Докажи – что ты не зря чувствуешь себя единственным – и прекрасным! – живым существом в толпе уродливых пошлых марионеток; что имеешь право на презрение к ним и на благоговейную нежность к себе; что глубоко заблуждаются глупцы, принимая тебя за личность заурядную – за мелкого, к тому же неудачливого дельца с банальной биографией, с дурным характером, скверными привычками, главное – без дарований. Невдомек жалкой мелкоте, что под этой скучной маской скрывается гениальный художник жизни, которому только великодушная скромность не позволяла прежде проявить себя во всем блеске. Но теперь – маску долой, пора!

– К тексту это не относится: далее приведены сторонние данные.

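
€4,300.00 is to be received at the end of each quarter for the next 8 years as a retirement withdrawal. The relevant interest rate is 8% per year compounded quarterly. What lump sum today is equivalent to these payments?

This is an ordinary annuity: 32 payments of €4,300.00 at the end of each quarter.
Periodic rate r = 0.08/4 per quarter; n is counted in quarters.
PV = PMT × [(1 − (1+r)^−n)/r] = 4,300 × [1 − (1+r)^−32] / r = €100,913.84

€100,913.84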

«Один умный латыш, которого я знавал в девятнадцатом году в Москве, сказал мне однажды, что беспричинная задумчивость, иногда обволакивающая меня, признак того, что я кончу в сумасшедшем доме. Конечно, он преувеличивал, – я за этот год хорошо испытал необыкновенную ясность и стройность того логического зодчества, которому предавался мой сильно развитый, но вполне нормальный разум. Интуитивные игры, творчество, вдохновение, все то возвышенное, что украшало мою жизнь, может, допустим, показаться профану, пускай умному профану, предисловием к невинному помешательству. Но успокойтесь, я совершенно здоров, тело мое чисто как снаружи, так и внутри, поступь легка… и тайное вдохновение меня не обмануло, я нашел то, чего бессознательно искал».
Искал – тайной, но явственной подсказки Рока. Нашел – живое отражение, запасное тело: распоряжайся им, твой час настал, заветная карта дана.

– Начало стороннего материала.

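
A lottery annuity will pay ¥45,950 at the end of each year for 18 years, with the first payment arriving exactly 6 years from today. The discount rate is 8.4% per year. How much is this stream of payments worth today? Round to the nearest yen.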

Ослепительный шанс мерещится самодовольному мономану – и реализуется в затее убогой, уголовной, нелепой.
Уничтожить двойника – объявиться убитым – начать новую жизнь с чужими документами – оставить кредиторов с носом… Какой плоский проект! Убить человека – копеечной корысти ради, переменить заурядную участь только для того, чтобы затеряться в толпе… Бестолковое злодейство, и дурно исполненное, и обреченное на неуспех, потому что двойник мнимый, расчет ложный…

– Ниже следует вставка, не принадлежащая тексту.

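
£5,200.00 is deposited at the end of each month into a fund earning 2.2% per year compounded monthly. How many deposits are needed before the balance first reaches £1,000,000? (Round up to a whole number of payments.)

Periodic rate r = 0.022/12 per month; n is counted in months.
Ordinary annuity FV: 1,000,000 = 5,200 × [((1+r)^n − 1)/r].
(1+r)^n = 1 + 1,000,000 × r / 5,200, so n = ln(1 + 1,000,000·r/5,200) / ln(1+r) = 164.88.
Round up to a whole number of payments: n = 165.

165 payments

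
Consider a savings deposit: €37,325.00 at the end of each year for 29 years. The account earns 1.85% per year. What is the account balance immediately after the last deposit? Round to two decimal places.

This is an ordinary annuity: 29 deposits of €37,325.00 at the end of each year.
Periodic rate r = 0.0185 per year.
FV = PMT × [((1+r)^n − 1)/r] = 37,325 × [(1+r)^29 − 1] / r = €1,415,624.14

€1,415,624.14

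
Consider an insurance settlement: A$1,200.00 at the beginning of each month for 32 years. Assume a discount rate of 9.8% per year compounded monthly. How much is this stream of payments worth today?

A$141,618.70

This is an annuity due: 384 payments of A$1,200.00 at the beginning of each month.
Periodic rate r = 0.098/12 per month; n is counted in months.
PV = PMT × [(1 − (1+r)^−n)/r] × (1+r) = 1,200 × [1 − (1+r)^−384] / r × (1+r) = A$141,618.70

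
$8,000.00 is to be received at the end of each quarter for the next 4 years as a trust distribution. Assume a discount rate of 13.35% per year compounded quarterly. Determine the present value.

This is an ordinary annuity: 16 payments of $8,000.00 at the end of each quarter.
Periodic rate r = 0.1335/4 per quarter; n is counted in quarters.
PV = PMT × [(1 − (1+r)^−n)/r] = 8,000 × [1 − (1+r)^−16] / r = $97,944.36

$97,944.36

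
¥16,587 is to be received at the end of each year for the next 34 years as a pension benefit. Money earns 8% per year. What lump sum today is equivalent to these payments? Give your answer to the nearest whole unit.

¥192,192

This is an ordinary annuity: 34 payments of ¥16,587 at the end of each year.
Periodic rate r = 0.08 per year.
PV = PMT × [(1 − (1+r)^−n)/r] = 16,587 × [1 − (1+r)^−34] / r = ¥192,192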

Потому что бездарность, помноженная на безумие, приводит прямехонько в ад.
Но ведь склониться над убитым двойником – это же почти все равно что самого себя увидеть мертвым, все равно что сказать: я мертв – следовательно, существую… Тень любуется своим отражением. А Бога нет, а смысла – и подавно, жизнь – колода крапленых карт, пасьянс ужасных случайностей.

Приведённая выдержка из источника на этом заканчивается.